SCLC is typically treated with a combination of chemotherapy and immunotherapy for advanced disease, or chemotherapy with radiation for more limited disease. SCLC often responds well to initial treatment but tends to recur.
Surgery remains the best option for early-stage NSCLC that hasn’t spread. Radiation therapy plays a role for tumors that can’t be surgically removed and as a complement to other treatments.
Survival Rates and Prognosis
The overall death rate for lung and bronchus cancer is 31.5 per 100,000 people per year, making it the deadliest cancer in the country. Prognosis depends heavily on the stage at diagnosis. Lung cancer caught while still localized to the lung has a much better outlook than cancer that has already spread to distant organs. The challenge is that most cases are not caught early, since symptoms tend to appear late.

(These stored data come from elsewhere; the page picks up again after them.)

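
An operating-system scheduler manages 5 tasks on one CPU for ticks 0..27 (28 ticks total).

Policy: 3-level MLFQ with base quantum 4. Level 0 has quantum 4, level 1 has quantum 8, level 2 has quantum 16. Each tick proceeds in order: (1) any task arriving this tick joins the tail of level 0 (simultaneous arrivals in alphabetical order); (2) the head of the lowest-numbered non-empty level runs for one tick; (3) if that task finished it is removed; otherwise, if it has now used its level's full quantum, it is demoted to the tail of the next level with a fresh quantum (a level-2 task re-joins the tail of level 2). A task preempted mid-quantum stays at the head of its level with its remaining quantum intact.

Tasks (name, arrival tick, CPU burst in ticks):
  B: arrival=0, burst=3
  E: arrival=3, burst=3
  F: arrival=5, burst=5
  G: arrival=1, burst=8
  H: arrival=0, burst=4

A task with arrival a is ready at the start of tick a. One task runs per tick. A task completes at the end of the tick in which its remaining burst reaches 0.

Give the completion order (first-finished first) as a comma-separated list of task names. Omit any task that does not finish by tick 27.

t=0: L0/L1/L2 = BH/-/- → run B
t=1: L0/L1/L2 = BHG/-/- → run B
t=2: L0/L1/L2 = BHG/-/- → run B
t=3: L0/L1/L2 = HGE/-/- → run H
t=4: L0/L1/L2 = HGE/-/- → run H
t=5: L0/L1/L2 = HGEF/-/- → run H
t=6: L0/L1/L2 = HGEF/-/- → run H
t=7: L0/L1/L2 = GEF/-/- → run G
t=8: L0/L1/L2 = GEF/-/- → run G
t=9: L0/L1/L2 = GEF/-/- → run G
t=10: L0/L1/L2 = GEF/-/- → run G
t=11: L0/L1/L2 = EF/G/- → run E
t=12: L0/L1/L2 = EF/G/- → run E
t=13: L0/L1/L2 = EF/G/- → run E
t=14: L0/L1/L2 = F/G/- → run F
t=15: L0/L1/L2 = F/G/- → run F
t=16: L0/L1/L2 = F/G/- → run F
t=17: L0/L1/L2 = F/G/- → run F
t=18: L0/L1/L2 = -/GF/- → run G
t=19: L0/L1/L2 = -/GF/- → run G
t=20: L0/L1/L2 = -/GF/- → run G
t=21: L0/L1/L2 = -/GF/- → run G
t=22: L0/L1/L2 = -/F/- → run F
t=23: (idle)
t=24: (idle)
t=25: (idle)
t=26: (idle)
t=27: (idle)

completion order = B, H, E, G, F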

Survival rates have been improving, driven by better screening with low-dose CT scans for high-risk individuals, the explosion of targeted therapies, and the addition of immunotherapy to standard treatment. Patients whose tumors carry a treatable genetic mutation and who respond to targeted therapy often live significantly longer than historical averages would suggest. The gap between “lung cancer” as a single prognosis and the reality of many different diseases with very different outcomes continues to widen, making molecular testing at diagnosis one of the most important steps in modern lung cancer care.